If you are journeying through cancer, you have many questions about just feeling and looking like a normal woman again. Hello Gorgeous! restores the beauty that cancer steals, and we have great hints and tips for staying gorgeous during your treatment. Let's start with our most frequently asked questions:
Q: Can I cut my cuticles or have my cuticles cut?
A: No. A woman battling cancer has an immune system that is compromised. A simple infection from a cut or scrape can become serious, because even the slightest nick could cause an infection and thus pause or halt your treatment until the infection is under control.
Q: Do I have to shave my head once my hair starts to fall out?
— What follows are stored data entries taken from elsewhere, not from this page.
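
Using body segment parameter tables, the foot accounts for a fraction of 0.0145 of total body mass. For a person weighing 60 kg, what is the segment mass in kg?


m_segment = body_mass * fraction
m_segment = 60 * 0.0145
m_segment = 0.8700


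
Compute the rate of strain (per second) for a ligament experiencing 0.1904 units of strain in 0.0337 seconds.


strain_rate = delta_strain / delta_t
strain_rate = 0.1904 / 0.0337
strain_rate = 5.6499


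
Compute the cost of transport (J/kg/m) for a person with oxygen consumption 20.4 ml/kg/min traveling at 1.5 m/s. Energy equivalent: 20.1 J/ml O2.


Power per kg = VO2 * 20.1 / 60
Power per kg = 20.4 * 20.1 / 60 = 6.8340 W/kg
Cost = power_per_kg / speed
Cost = 6.8340 / 1.5
Cost = 4.5560


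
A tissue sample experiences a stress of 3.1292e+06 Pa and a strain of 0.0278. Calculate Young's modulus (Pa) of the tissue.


E = stress / strain
E = 3.1292e+06 / 0.0278
E = 1.1256e+08


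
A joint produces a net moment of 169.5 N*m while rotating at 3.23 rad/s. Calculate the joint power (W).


P = M * omega
P = 169.5 * 3.23
P = 547.4850


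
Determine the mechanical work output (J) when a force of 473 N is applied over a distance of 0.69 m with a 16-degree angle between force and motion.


W = F * d * cos(theta)
theta = 16 deg = 0.2793 rad
cos(theta) = 0.9613
W = 473 * 0.69 * 0.9613
W = 313.7270


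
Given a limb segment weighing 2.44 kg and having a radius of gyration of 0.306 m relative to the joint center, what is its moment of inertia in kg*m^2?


I = m * k^2
I = 2.44 * 0.306^2
k^2 = 0.0936
I = 0.2285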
A: No. There is no right or wrong way to lose your hair while you are going through chemotherapy. It’s completely up to you if you would rather shave your head or not while you are losing it. Watch my video on head shaving for some more ideas.
Q: Does every chemotherapy drug make you lose your hair?
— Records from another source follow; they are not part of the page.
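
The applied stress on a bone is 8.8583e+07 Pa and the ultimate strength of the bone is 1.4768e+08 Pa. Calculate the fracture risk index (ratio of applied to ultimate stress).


FRI = applied / ultimate
FRI = 8.8583e+07 / 1.4768e+08
FRI = 0.5998


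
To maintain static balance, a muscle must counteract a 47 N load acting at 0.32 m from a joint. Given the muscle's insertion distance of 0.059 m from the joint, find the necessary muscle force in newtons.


F_muscle = W * d_load / d_muscle
F_muscle = 47 * 0.32 / 0.059
Numerator = 15.0400
F_muscle = 254.9153


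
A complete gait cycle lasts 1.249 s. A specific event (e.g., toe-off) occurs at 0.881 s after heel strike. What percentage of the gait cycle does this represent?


pct = (event_time / cycle_time) * 100
pct = (0.881 / 1.249) * 100
ratio = 0.7054
pct = 70.5364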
A: No. Many do, but every chemotherapy drug is different and, therefore, so are the side effects. Just because chemotherapy is being administered does not mean that you will lose her hair. Your doctor should be able to tell you if the chemo you are taking can cause that side effect.
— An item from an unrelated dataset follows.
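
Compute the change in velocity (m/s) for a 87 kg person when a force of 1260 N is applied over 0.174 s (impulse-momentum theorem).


J = F * dt = 1260 * 0.174 = 219.2400 N*s
delta_v = J / m
delta_v = 219.2400 / 87
delta_v = 2.5200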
Q: Why is hair loss a side effect of chemotherapy?
A: Chemotherapy is designed to kill all fast growing cells because that is what cancer is, a fast growing cell. Consequently, hair, skin and nails are also made up of fast growing cells and the chemotherapy cannot differentiate between the good fast growing cells and the bad, which can result in hair loss.
Q: When is it time to get a haircut as your hair begins to grow back?
A: This is a very common question. Most of the times you will think that you do not have enough hair to receive a haircut, and you have been so long without it that you want to keep each and every hair you have! The best way to approach this is that if you can grasp enough hair between your 2 fingers, while your hand is lying flat on the top of her head, that the ends rest on the top of those fingers, then you have enough hair for a haircut.
Q: Are False Eyelashes a good idea when going through treatment?
A: We have found many concerns for anyone to wear false eyelashes during their cancer treatment. Again, as with cuticle trimming, there are risks with these products during a time when your immune system is compromised. A few of the potential risks are:
1. Reaction to the adhesive that is used to adhere the false eyelashes.
2. Reaction to the solution that is used to remove the adhesive.
3. If the false eyelashes are removed incorrectly and skin is removed, it could create an open wound.